Sekuat apa pun ia menahan air matanya, akhirnya merebak juga. Tubuhnya bergetar menahan isakan yang pilu. Bukan salah Kala kalau wanita itu pernah memilih untuk lepas dari Reiga. Buat apalagi bertahan kalau orang yang bersamamu tidak bisa melindungi dan memberikan rasa aman?

Namun, rasanya terlalu sakit membayangkan ia harus melepas Kala di saat kekasihnya itu butuh pegangan dan support yang besar dari orang-orang terdekatnya.

Entah sudah berapa lama, Reiga terpekur setelah tangis yang sebentar namun mengacaukan pertahanan.

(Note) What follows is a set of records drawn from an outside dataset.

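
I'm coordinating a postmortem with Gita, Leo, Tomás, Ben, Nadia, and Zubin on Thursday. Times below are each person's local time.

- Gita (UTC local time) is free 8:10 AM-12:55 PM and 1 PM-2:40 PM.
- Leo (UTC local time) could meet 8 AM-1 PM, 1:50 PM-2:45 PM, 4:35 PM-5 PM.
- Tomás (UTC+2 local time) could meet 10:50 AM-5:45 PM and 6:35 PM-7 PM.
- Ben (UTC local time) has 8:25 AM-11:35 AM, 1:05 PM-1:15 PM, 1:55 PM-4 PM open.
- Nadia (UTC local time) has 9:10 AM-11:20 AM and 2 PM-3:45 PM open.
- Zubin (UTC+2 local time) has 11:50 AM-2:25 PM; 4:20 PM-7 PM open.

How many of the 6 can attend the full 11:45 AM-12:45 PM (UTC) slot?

Gita in UTC: 08:10-12:55, 13:00-14:40.
Leo in UTC: 08:00-13:00, 13:50-14:45, 16:35-17:00.
Tomás in UTC: 08:50-15:45, 16:35-17:00 (subtract 2h to convert from UTC+2).
Ben in UTC: 08:25-11:35, 13:05-13:15, 13:55-16:00.
Nadia in UTC: 09:10-11:20, 14:00-15:45.
Zubin in UTC: 09:50-12:25, 14:20-17:00 (subtract 2h to convert from UTC+2).
Gita, Leo, and Tomás can make the full 11:45-12:45 slot — that's 3.

3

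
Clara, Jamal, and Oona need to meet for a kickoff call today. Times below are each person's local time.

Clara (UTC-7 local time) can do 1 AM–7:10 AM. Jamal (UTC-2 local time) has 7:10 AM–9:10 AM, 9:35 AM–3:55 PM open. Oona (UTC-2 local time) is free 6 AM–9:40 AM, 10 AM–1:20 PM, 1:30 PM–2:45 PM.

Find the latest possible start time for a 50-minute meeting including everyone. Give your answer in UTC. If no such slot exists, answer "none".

13:20

Clara in UTC: 08:00-14:10 (add 7h to convert from UTC-7).
Jamal in UTC: 09:10-11:10, 11:35-17:55 (add 2h to convert from UTC-2).
Oona in UTC: 08:00-11:40, 12:00-15:20, 15:30-16:45 (add 2h to convert from UTC-2).
Clara ∩ Jamal: 09:10-11:10, 11:35-14:10.
Clara ∩ Jamal ∩ Oona: 09:10-11:10, 11:35-11:40, 12:00-14:10.
The last common window of at least 50 minutes is 12:00-14:10; a 50-minute meeting can start as late as 13:20 and still end by 14:10.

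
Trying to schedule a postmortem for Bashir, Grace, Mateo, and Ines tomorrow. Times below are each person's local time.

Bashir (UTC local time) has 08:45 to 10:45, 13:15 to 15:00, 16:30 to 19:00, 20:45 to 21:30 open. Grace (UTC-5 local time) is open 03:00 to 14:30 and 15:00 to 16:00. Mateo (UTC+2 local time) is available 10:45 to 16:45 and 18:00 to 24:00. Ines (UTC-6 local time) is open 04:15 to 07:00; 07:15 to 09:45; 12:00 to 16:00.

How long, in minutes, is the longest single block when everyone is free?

90

Bashir in UTC: 08:45-10:45, 13:15-15:00, 16:30-19:00, 20:45-21:30.
Grace in UTC: 08:00-19:30, 20:00-21:00 (add 5h to convert from UTC-5).
Mateo in UTC: 08:45-14:45, 16:00-22:00 (subtract 2h to convert from UTC+2).
Ines in UTC: 10:15-13:00, 13:15-15:45, 18:00-22:00 (add 6h to convert from UTC-6).
Bashir ∩ Grace: 08:45-10:45, 13:15-15:00, 16:30-19:00, 20:45-21:00.
Bashir ∩ Grace ∩ Mateo: 08:45-10:45, 13:15-14:45, 16:30-19:00, 20:45-21:00.
Bashir ∩ Grace ∩ Mateo ∩ Ines: 10:15-10:45, 13:15-14:45, 18:00-19:00, 20:45-21:00.
The longest is 13:15-14:45 at 90 minutes.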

Dalam temaram cahaya yang berasal dari lampu kecil di meja itu, tatap mata Reiga menerawang jauh. Memori di kepalanya tersesaki oleh hari-hari bahagianya dengan Kala.

Empat tahun yang tenang. Empat tahun yang menyenangkan dan membahagiakan. Siapa yang menyangka akan datang badai sebesar ini dan menghantamnya hingga hampir karam?

Suara derit pintu yang terbuka tidak membuat Reiga bergerak dari posisinya. Ia sedang tidak punya tenaga untuk bersandiwara dan pencitraan demi menjaga wibawa. Semua itu tidak penting lagi karena harga dirinya bahkan sudah hancur saat seseorang yang dikasihinya dihancurkan manusia keji.

"Bener tebakan gue kalau lo ngurung diri di kantor."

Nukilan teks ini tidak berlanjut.